Tech slide drags Nasdaq Composite to worst day in a month
Subscribe to enjoy similar stories. Tech stocks retreated Wednesday, with declines in Nvidia and other chip companies dragging the Nasdaq composite to its worst day in almost a month. Driving the moves: concerns about high valuations and additional regulation.
On Tuesday, the Trump administration said Nvidia must meet new security requirements before sending H200 artificial-intelligence chips to China. Meanwhile, Florida Gov. Ron DeSantis reiterated plans for consumer protection rules on artificial intelligence.
Broadcom and Arm Holdings lost 4.2% and 2.6% respectively. Nvidia fell 1.4%, and the Nasdaq dropped 1% to notch its worst one-day drop since Dec. 17.

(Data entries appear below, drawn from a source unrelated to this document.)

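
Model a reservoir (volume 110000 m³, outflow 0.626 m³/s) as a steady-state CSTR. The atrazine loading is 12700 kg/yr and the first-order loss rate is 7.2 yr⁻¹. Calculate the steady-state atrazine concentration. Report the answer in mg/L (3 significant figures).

Outflow Q = 0.626 m³/s × 3.156e+07 s/yr = 1.976e+07 m³/yr.
Steady-state CSTR mass balance: W = Q·C + k·V·C, so C = W/(Q + kV).
Q + kV = 1.976e+07 + 7.2·110000 = 2.055e+07 m³/yr.
C = 12700/2.055e+07 = 0.0006181 kg/m³ = 0.6181 mg/L.

0.618 mg/L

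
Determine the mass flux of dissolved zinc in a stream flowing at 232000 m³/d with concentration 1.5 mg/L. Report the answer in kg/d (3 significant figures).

348 kg/d

232000 m³/d = 2.685 m³/s.
Mass flux = Q·C = 2.685 m³/s × 1.5 g/m³ = 4.028 g/s.
= 4.028 g/s × 86.4 = 348 kg/d.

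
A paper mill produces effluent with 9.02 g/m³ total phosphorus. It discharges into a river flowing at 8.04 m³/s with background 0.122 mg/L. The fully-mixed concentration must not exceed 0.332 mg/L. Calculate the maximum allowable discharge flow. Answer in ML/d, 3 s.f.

Mass balance at complete mixing: C_std·(Q_w + Q_r) = Q_w·C_e + Q_r·C_b.
Rearranging, Q_w = Q_r·(C_std − C_b)/(C_e − C_std) = 8.04·(0.332 − 0.122) / (9.02 − 0.332) = 0.1943 m³/s.
= 16.79 ML/d.

16.8 ML/d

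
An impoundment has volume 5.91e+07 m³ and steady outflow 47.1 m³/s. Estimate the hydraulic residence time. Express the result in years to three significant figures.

0.0398 yr

Q = 47.1 m³/s × 3.156e+07 s/yr = 1.486e+09 m³/yr.
Hydraulic residence time τ = V/Q = 5.91e+07/1.486e+09 = 0.03976 yr.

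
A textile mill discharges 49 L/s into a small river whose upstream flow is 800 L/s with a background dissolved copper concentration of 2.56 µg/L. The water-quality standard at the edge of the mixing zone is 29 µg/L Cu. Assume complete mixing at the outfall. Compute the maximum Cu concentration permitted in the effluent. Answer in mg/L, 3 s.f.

49 L/s = 0.049 m³/s.
800 L/s = 0.8 m³/s.
2.56 µg/L = 0.00256 mg/L.
29 µg/L = 0.029 mg/L.
Mass balance: 0.029·0.849 = 0.049·Cₑ + 0.8·0.00256.
Cₑ = (0.02462 − 0.002048) / 0.049 = 0.4607 mg/L.

0.461 mg/L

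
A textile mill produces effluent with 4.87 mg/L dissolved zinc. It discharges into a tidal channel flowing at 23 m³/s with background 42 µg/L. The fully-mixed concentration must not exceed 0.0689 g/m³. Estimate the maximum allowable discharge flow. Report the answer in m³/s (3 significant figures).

0.129 m³/s

42 µg/L = 0.042 mg/L.
Mass balance at complete mixing: C_std·(Q_w + Q_r) = Q_w·C_e + Q_r·C_b.
Rearranging, Q_w = Q_r·(C_std − C_b)/(C_e − C_std) = 23·(0.0689 − 0.042) / (4.87 − 0.0689) = 0.1289 m³/s.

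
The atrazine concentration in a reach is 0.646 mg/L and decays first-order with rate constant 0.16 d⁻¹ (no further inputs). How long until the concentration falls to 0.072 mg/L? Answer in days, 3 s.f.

t = ln(C₀/C)/k = ln(0.646/0.072)/0.16 = 2.194/0.16 = 13.71 d.

13.7 d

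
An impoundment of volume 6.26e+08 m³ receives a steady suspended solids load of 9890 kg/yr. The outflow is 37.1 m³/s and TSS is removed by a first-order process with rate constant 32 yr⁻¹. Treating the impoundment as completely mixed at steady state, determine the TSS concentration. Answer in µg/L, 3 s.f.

Outflow Q = 37.1 m³/s × 3.156e+07 s/yr = 1.171e+09 m³/yr.
Steady-state CSTR mass balance: W = Q·C + k·V·C, so C = W/(Q + kV).
Q + kV = 1.171e+09 + 32·6.26e+08 = 2.12e+10 m³/yr.
C = 9890/2.12e+10 = 4.664e-07 kg/m³ = 0.0004664 mg/L = 0.4664 µg/L.

0.466 µg/L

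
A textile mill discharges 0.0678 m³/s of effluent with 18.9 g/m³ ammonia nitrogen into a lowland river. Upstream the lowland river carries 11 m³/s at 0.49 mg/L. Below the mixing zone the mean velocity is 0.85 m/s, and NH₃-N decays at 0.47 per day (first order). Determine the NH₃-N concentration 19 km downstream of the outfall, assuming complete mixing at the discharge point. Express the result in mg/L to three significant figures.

0.534 mg/L

After complete mixing, C₀ = (0.0678·18.9 + 11·0.49) / 11.07 = 0.6028 mg/L.
Travel time t = 1.9e+04 m / 0.85 m/s = 2.235e+04 s = 0.2587 d.
C = 0.6028·exp(−0.47·0.2587) = 0.6028·0.8855 = 0.5338 mg/L.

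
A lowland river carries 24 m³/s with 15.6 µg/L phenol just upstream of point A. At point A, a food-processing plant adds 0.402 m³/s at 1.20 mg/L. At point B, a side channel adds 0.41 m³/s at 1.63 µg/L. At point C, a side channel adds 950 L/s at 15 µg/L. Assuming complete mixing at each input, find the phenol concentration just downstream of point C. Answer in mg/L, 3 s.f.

0.0338 mg/L

15.6 µg/L = 0.0156 mg/L.
After input A: C = (24·0.0156 + 0.402·1.2) / 24.4 = 0.03511 mg/L.
1.63 µg/L = 0.00163 mg/L.
After input B: C = (24.4·0.03511 + 0.41·0.00163) / 24.81 = 0.03456 mg/L.
950 L/s = 0.95 m³/s.
15 µg/L = 0.015 mg/L.
After input C: C = (24.81·0.03456 + 0.95·0.015) / 25.76 = 0.03384 mg/L.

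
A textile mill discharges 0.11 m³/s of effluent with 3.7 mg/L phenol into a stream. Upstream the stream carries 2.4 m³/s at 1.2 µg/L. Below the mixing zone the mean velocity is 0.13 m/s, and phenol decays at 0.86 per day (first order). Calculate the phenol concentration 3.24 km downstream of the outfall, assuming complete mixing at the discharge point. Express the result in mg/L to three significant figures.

1.2 µg/L = 0.0012 mg/L.
After complete mixing, C₀ = (0.11·3.7 + 2.4·0.0012) / 2.51 = 0.1633 mg/L.
Travel time t = 3240 m / 0.13 m/s = 2.492e+04 s = 0.2885 d.
C = 0.1633·exp(−0.86·0.2885) = 0.1633·0.7803 = 0.1274 mg/L.

0.127 mg/L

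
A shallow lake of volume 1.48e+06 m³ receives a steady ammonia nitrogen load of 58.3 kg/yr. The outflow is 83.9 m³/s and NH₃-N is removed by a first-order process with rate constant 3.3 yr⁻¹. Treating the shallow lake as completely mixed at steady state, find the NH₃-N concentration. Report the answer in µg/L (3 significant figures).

0.0220 µg/L

Outflow Q = 83.9 m³/s × 3.156e+07 s/yr = 2.648e+09 m³/yr.
Steady-state CSTR mass balance: W = Q·C + k·V·C, so C = W/(Q + kV).
Q + kV = 2.648e+09 + 3.3·1.48e+06 = 2.653e+09 m³/yr.
C = 58.3/2.653e+09 = 2.198e-08 kg/m³ = 2.198e-05 mg/L = 0.02198 µg/L.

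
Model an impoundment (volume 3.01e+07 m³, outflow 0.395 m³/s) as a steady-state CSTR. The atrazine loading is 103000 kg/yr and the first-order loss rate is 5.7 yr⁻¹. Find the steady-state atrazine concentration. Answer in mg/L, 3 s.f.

0.560 mg/L

Outflow Q = 0.395 m³/s × 3.156e+07 s/yr = 1.247e+07 m³/yr.
Steady-state CSTR mass balance: W = Q·C + k·V·C, so C = W/(Q + kV).
Q + kV = 1.247e+07 + 5.7·3.01e+07 = 1.84e+08 m³/yr.
C = 103000/1.84e+08 = 0.0005597 kg/m³ = 0.5597 mg/L.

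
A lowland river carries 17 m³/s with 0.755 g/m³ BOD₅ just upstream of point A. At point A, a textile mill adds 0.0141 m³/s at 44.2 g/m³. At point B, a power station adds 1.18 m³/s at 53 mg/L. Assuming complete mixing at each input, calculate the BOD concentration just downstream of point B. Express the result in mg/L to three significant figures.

4.18 mg/L

After input A: C = (17·0.755 + 0.0141·44.2) / 17.01 = 0.791 mg/L.
After input B: C = (17.01·0.791 + 1.18·53) / 18.19 = 4.177 mg/L.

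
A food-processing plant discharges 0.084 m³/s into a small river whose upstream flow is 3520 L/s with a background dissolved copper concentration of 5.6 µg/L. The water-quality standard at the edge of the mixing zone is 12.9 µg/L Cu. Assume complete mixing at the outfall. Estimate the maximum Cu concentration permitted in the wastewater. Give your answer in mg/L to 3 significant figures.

0.319 mg/L

3520 L/s = 3.52 m³/s.
5.6 µg/L = 0.0056 mg/L.
12.9 µg/L = 0.0129 mg/L.
Mass balance: 0.0129·3.604 = 0.084·Cₑ + 3.52·0.0056.
Cₑ = (0.04649 − 0.01971) / 0.084 = 0.3188 mg/L.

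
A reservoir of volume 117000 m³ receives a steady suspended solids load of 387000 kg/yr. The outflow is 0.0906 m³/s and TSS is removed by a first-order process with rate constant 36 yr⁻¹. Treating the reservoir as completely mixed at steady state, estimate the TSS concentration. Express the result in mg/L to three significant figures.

Outflow Q = 0.0906 m³/s × 3.156e+07 s/yr = 2.859e+06 m³/yr.
Steady-state CSTR mass balance: W = Q·C + k·V·C, so C = W/(Q + kV).
Q + kV = 2.859e+06 + 36·117000 = 7.071e+06 m³/yr.
C = 387000/7.071e+06 = 0.05473 kg/m³ = 54.73 mg/L.

54.7 mg/L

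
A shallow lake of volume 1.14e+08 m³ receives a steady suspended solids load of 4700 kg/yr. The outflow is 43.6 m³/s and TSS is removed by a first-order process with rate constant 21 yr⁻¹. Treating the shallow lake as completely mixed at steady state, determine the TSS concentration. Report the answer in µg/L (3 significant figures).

1.25 µg/L

Outflow Q = 43.6 m³/s × 3.156e+07 s/yr = 1.376e+09 m³/yr.
Steady-state CSTR mass balance: W = Q·C + k·V·C, so C = W/(Q + kV).
Q + kV = 1.376e+09 + 21·1.14e+08 = 3.77e+09 m³/yr.
C = 4700/3.77e+09 = 1.247e-06 kg/m³ = 0.001247 mg/L = 1.247 µg/L.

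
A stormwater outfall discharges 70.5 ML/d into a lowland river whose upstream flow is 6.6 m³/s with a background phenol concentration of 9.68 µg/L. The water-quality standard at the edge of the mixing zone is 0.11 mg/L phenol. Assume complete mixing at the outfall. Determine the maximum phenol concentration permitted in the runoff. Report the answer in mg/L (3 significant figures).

0.921 mg/L

70.5 ML/d = 0.816 m³/s.
9.68 µg/L = 0.00968 mg/L.
Mass balance: 0.11·7.416 = 0.816·Cₑ + 6.6·0.00968.
Cₑ = (0.8158 − 0.06389) / 0.816 = 0.9214 mg/L.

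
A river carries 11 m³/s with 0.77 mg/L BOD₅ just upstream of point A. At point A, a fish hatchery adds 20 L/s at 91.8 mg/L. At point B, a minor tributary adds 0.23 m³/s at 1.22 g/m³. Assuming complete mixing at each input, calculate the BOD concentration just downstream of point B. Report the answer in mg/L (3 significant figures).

0.941 mg/L

20 L/s = 0.02 m³/s.
After input A: C = (11·0.77 + 0.02·91.8) / 11.02 = 0.9352 mg/L.
After input B: C = (11.02·0.9352 + 0.23·1.22) / 11.25 = 0.941 mg/L.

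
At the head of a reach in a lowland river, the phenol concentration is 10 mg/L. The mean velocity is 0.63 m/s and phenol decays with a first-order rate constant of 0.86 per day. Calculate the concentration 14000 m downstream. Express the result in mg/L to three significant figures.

Travel time t = 14000 m / 0.63 m/s = 1.4e+04/0.63 = 2.222e+04 s = 0.2572 d.
First-order decay: C = 10·exp(−0.86·0.2572) = 10·0.8016 = 8.016 mg/L.

8.02 mg/L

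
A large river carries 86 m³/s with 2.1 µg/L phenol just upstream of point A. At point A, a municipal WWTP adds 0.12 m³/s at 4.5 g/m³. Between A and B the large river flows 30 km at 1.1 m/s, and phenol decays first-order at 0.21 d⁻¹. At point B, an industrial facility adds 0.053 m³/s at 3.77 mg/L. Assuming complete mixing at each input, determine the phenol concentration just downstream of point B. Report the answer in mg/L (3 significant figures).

2.1 µg/L = 0.0021 mg/L.
After input A: C = (86·0.0021 + 0.12·4.5) / 86.12 = 0.008367 mg/L.
Over the 30 km reach to input B (t = 2.727e+04 s = 0.3157 d), decay gives C = 0.008367·exp(−0.21·0.3157) = 0.007831 mg/L.
After input B: C = (86.12·0.007831 + 0.053·3.77) / 86.17 = 0.01014 mg/L.

0.0101 mg/L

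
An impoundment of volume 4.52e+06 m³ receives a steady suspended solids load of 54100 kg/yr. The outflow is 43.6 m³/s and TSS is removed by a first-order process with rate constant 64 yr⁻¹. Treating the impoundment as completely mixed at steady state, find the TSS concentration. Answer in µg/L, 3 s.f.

32.5 µg/L

Outflow Q = 43.6 m³/s × 3.156e+07 s/yr = 1.376e+09 m³/yr.
Steady-state CSTR mass balance: W = Q·C + k·V·C, so C = W/(Q + kV).
Q + kV = 1.376e+09 + 64·4.52e+06 = 1.665e+09 m³/yr.
C = 54100/1.665e+09 = 3.249e-05 kg/m³ = 0.03249 mg/L = 32.49 µg/L.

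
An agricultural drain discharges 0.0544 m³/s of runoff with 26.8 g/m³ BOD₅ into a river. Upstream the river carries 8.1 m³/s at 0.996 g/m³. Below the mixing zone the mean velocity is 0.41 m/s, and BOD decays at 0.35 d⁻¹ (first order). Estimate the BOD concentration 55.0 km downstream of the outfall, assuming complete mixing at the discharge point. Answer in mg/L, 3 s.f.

0.678 mg/L

After complete mixing, C₀ = (0.0544·26.8 + 8.1·0.996) / 8.154 = 1.168 mg/L.
Travel time t = 5.5e+04 m / 0.41 m/s = 1.341e+05 s = 1.553 d.
C = 1.168·exp(−0.35·1.553) = 1.168·0.5808 = 0.6784 mg/L.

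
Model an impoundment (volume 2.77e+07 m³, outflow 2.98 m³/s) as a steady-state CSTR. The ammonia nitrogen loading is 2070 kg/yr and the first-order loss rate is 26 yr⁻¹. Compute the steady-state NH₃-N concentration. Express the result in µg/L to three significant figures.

2.54 µg/L

Outflow Q = 2.98 m³/s × 3.156e+07 s/yr = 9.404e+07 m³/yr.
Steady-state CSTR mass balance: W = Q·C + k·V·C, so C = W/(Q + kV).
Q + kV = 9.404e+07 + 26·2.77e+07 = 8.142e+08 m³/yr.
C = 2070/8.142e+08 = 2.542e-06 kg/m³ = 0.002542 mg/L = 2.542 µg/L.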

Tech firms’ ambitious plans for blowout spending on artificial intelligence infrastructure had already been making some investors skittish over the past couple of months. “I would argue that tech stocks are no longer a safe haven," said Jay Hatfield, chief executive officer at Infrastructure Capital Advisors. “They’ve been a safe haven since the pandemic but that’s not normal." The S&P 500 and Dow Jones Industrial Average both fell less than the Nasdaq, losing 0.5% and less than 0.1% respectively, in another example of the so-called rotation trade that has powered recent market moves.
Investors’ growing sense of optimism about the economy, and their more-cautious view of the artificial-intelligence build-out, have spurred a shift away from some of the recent tech highfliers and into stocks poised to benefit from a reacceleration in growth. Shares of consumer staples companies, healthcare providers, and energy companies edged upward. The equal weighted S&P 500 gained 0.4%.